For all the complaining I’ve read about how Whittleton Creek would be so much better without the additional intel gathering, Bitter Pill seems like exactly the palate cleanser that everyone should like, save for the ease of taking out the target. He isn’t guarded well enough, he’s too open, and his routine is too limited.
On the surface, his routing is almost identical to Janus’ in the main mission, but there are ways to interact with Janus that take him out of his loop. This is just not as prevalent in Bitter Pill. Galen is harder to move out of his path and there are just limited opportunities to interact with him aside from the mailman.
All that said, I’ll just always prefer WC to Miami for the same reasons I would in real life. I don’t like crowds. That’s why my worst level is Mumbai (gasp!) as I’ve said elsewhere. It’s too crowded for me. WC is sparse and wide open, which is preferable for me.
Frankly, I can’t vote here because I just can’t accept Grey as a good character. He’s underdeveloped, poorly written, and just isn’t interesting. Diana as 47’s conscience? Sure. Grey as anything other than a useless side character? Sorry, not doing it.
He was more interesting when he was “the Shadow Client,” because of all the possibilities of where they could have taken him with his true identity.
I was hoping for him to be the long lost son of Ort-Meyer out for revenge, but that opportunity got squandered.
Then, after his conversation with Diana at the beginning of Isle of Sgail, I started thinking maybe he was Diana’s brother James, kidnapped instead of killed, his death faked, raised as a killer all this time (looks older than he is because of his hard life), and after having found and killed the partner of his parents’s killer (the real Subject 6), was now using that killer to destroy the organization that commanded him, before finally turning on 47 himself when it was all over, and he just couldn’t tell his dear sister who he really was because he feels guilty over what he’s become, she’d feel guilty for having gone on with her life after him, and she works with their parents’s killer. That never came to pass.
And then, like most, I started thinking after Haven that he and the Constant were both in on it, and that Grey secretly resented 47 for forgetting about him and moving on in life even before the mind wipe, and always planned to betray him, cashing in on the ominous vibe he gave off in the first game as the Shadow Client. Or, possibly that Olivia was the one who teamed up with Edwards, and Grey was going to feel the betrayal before the end. None of this was used either.

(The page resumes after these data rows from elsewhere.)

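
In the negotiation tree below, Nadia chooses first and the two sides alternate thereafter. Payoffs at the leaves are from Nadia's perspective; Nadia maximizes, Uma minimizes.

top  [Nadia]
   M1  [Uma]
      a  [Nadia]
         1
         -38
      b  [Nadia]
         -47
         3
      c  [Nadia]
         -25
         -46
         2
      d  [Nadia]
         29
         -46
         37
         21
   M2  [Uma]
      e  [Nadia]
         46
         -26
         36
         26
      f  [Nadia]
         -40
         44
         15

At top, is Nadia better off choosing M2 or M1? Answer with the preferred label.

M2

e (Nadia): max(46, -26, 36, 26) = 46
f (Nadia): max(-40, 44, 15) = 44
M2 (Uma): min(46, 44) = 44
a (Nadia): max(1, -38) = 1
b (Nadia): max(-47, 3) = 3
c (Nadia): max(-25, -46, 2) = 2
d (Nadia): max(29, -46, 37, 21) = 37
M1 (Uma): min(1, 3, 2, 37) = 1
Nadia prefers the higher value; M2=44, M1=1. M2 is better since 44 > 1.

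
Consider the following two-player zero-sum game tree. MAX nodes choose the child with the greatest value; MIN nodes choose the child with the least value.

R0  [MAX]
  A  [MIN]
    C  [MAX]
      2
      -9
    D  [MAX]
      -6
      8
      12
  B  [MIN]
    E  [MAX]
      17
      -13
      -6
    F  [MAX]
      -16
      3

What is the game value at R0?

C (MAX): max(2, -9) = 2
D (MAX): max(-6, 8, 12) = 12
A (MIN): min(2, 12) = 2
E (MAX): max(17, -13, -6) = 17
F (MAX): max(-16, 3) = 3
B (MIN): min(17, 3) = 3
R0 (MAX): max(2, 3) = 3

3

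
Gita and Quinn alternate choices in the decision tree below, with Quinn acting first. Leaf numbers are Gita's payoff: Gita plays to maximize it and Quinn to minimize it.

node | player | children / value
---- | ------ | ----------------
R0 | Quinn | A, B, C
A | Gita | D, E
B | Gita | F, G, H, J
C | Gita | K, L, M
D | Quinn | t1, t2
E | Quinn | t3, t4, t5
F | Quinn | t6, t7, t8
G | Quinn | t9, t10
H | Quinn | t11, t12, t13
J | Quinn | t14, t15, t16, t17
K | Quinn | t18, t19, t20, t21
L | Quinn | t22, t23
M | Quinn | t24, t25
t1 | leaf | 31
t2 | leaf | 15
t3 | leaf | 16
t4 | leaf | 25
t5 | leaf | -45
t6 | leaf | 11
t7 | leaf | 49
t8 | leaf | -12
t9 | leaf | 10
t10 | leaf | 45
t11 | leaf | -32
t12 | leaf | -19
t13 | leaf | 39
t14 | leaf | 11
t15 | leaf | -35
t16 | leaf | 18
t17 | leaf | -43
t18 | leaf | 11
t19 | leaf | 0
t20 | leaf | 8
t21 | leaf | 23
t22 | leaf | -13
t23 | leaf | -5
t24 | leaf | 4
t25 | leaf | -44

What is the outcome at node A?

15

D (Quinn): min(31, 15) = 15
E (Quinn): min(16, 25, -45) = -45
A (Gita): max(15, -45) = 15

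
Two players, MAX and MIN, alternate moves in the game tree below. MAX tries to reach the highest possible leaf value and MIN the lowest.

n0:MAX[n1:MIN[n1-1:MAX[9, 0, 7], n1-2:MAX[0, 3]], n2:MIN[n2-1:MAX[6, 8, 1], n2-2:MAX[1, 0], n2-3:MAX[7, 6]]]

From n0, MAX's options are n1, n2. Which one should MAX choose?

n1-1 (MAX): max(9, 0, 7) = 9
n1-2 (MAX): max(0, 3) = 3
n1 (MIN): min(9, 3) = 3
n2-1 (MAX): max(6, 8, 1) = 8
n2-2 (MAX): max(1, 0) = 1
n2-3 (MAX): max(7, 6) = 7
n2 (MIN): min(8, 1, 7) = 1
n0 (MAX): max(3, 1) = 3
MAX at n0 wants the highest of {n1=3, n2=1}, so chooses n1.

n1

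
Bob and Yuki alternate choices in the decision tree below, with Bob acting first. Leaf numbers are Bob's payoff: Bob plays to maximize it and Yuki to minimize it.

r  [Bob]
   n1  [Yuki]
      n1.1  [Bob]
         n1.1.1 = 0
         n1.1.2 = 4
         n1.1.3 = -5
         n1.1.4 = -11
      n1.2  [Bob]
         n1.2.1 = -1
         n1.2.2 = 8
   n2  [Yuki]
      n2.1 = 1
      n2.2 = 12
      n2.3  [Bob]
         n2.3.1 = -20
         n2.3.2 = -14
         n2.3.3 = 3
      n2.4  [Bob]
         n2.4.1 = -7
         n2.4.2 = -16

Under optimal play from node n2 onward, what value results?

-7

n2.3 (Bob): max(-20, -14, 3) = 3
n2.4 (Bob): max(-7, -16) = -7
n2 (Yuki): min(1, 12, 3, -7) = -7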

As soon as he and 47 met face to face again in H2, Grey became a softie and a side character with only expository relevance. A shame; he had such potential as a villain who could take the fight to 47 in a way that no other major villain before could have, even Parchezzi. Opportunity lost.
I would have love to see him develop more, but the curve just got down. I thought in Hitman 3 he would 1. betray 47, just like you said or 2. there would have been some Diana vs. Grey scenario or 3. Grey would have gone completely nuts over his revenge on Providence, like that he finds out that even with the partners and the constant dead, he can’t find the peace he was hoping for and becoming obsessed with the goal to free the world from capitalism- he’s a terrorist, after all.
But they cut that out completely and especially in Hitman 3 they made him so whiny even I can’t stand him there. But I love him in Hitman 2016 and Hitman 2.
That’s why I still hope for a comeback, he would make a perfect, crazy villain, with all his emotions. Or a complicated ally, who makes more damage than good- just like in Dubai in that security room.
He had so much potential but they wasted it completely
I wouldn’t really call him whiny; he wasn’t really around long enough to whine about anything. I would call him soft, sappy, nostalgic for their past and naive about their possible futures.